I was wondering if anybody has experienced this issue or if someone can chime in on a very frustrating problem I am having. I think I have not specified my groups correctly given the count data and just the fact that with normalized counts I am getting completely different log fold changes for results as well as base mean results.
The issue I am having is as follows: I already have some data that suggests what rough fold-changes are and absolutely for sure what the counts are in samples versus others (i.e control vs tumour).

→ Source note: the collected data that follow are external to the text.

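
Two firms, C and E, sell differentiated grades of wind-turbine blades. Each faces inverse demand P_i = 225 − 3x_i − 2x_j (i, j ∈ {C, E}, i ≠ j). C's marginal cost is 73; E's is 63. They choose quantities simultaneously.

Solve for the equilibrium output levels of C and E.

Firm C's profit: π = x_C(225 − 3x_C − 2x_E) − 73x_C.
∂π/∂x_C = 152 − 6x_C − 2x_E = 0 ⇒ x_C = 76/3 − (1/3)x_E.
Similarly x_E = 27 − (1/3)x_C.
Plugging x_E into C's best response: x_C = 76/3 − (1/3)(27 − (1/3)x_C) ⇒ (8/9)x_C = 49/3, so x_C = 18.375.
Then x_E = 27 − (1/3)·18.375 = 20.875.

18.375, 20.875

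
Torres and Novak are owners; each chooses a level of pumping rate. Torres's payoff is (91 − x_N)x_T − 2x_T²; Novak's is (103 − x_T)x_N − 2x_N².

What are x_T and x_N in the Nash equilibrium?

Expanding Torres's payoff: 91x_T − x_Nx_T − 2x_T².
∂π/∂x_T = 91 − x_N − 4x_T = 0, so x_T = 22.75 − 0.25x_N.
Likewise for Novak: x_N = 25.75 − 0.25x_T.
Solving the two reaction functions simultaneously: (1 − (−0.25)(−0.25))x_T = 22.75 − 0.25·25.75, so 0.9375x_T = 16.3125 and x_T = 17.4.
Then x_N = 25.75 − 0.25·17.4 = 21.4.

17.4, 21.4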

I have run the raw counts through DEseq2 to generate some differential expression analysis but the results table is a little confusing and I am worried that I am not specifying the contrast correctly. my code is as follows:
all(row.names(sampledataALL$SampleName)==colnames(countsALL))  TRUE
dds<-DESeqDataSetFromMatrix(countData = countsALL, colData = SampledataALL, design = ~ Type.tumour_normal+Age+Genotype)

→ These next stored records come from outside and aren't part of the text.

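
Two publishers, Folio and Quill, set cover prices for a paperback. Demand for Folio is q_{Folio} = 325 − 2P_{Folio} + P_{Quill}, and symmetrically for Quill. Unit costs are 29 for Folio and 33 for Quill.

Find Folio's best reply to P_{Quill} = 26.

Folio's profit: π = (P_{Folio} − 29)(325 − 2P_{Folio} + P_{Quill}).
∂π/∂P_{Folio} = 383 − 4P_{Folio} + P_{Quill} = 0 ⇒ P_{Folio} = 95.75 + 0.25P_{Quill}.
At P_{Quill} = 26: P_{Folio} = 95.75 + 0.25·26 = 102.25.

102.25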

colData(dds)... All samples line up (colnames of counts with rownames of metadata
dds$groups <- factor(paste0(dds$Genotype, dds$Model, dds$Age)) design(dds) <- ~ groups dds <- DESeq(dds, parallel = TRUE) resultsNames(dds)
I then specify the specific contrast I would like to see results for: Res<-results(dds, contrast=c("groups","WTE16.5","knockoutE16.5"), independentFiltering = F)
I then get a results table of the (apparently correct contrast):
log2 fold change (MLE): groups NormalE16.5 vs knockoutE16.5 Wald test p-value: groups groups NormalE16.5 vs knockoutE16.5 DataFrame with 32075 rows and 6 columns
Now here is the problem: Looking at the expression counts for a gene of interest: ENSMUSG00000014704
plotCounts(dds, gene = "ENSMUSG00000014704", intgroup = c("Age", "Genotype"), normalized = TRUE, returnData = T)
normal16.5: 480.821761 E16.5
415.469461 knockout:7.0, 163.53, 20.4 and 124+366... (written our quickly not pasted like for normal e16.5) However what is really really clear is the average counts of normal are much higher than for the knockout... Now here is the issue... The results table shows the following for this gene:
ENSMUSG00000014704 64.34613 1.297509 0.9962282 1.30242 0.1927723 1
Firstly, the basemean is way lower than the mean of counts for this gene across the samples in the contrast of interest (should be around 230)... Is there a reason for this?. Secondly, the second column of 1.29 is the logfold change.. (ignoring the significance) please may I just confirm that this is 1.29 fold higher in the normal sample compared to knockout and not the other way around? If it 1.29 fold higher in normal then this makes sense! But just to be sure that it is alwayts with respect to the first contrast.. so for example, any log fold change means that much log fold change in normal compared to knockout.
Sorry for the long post but any clarification would be much appreciated!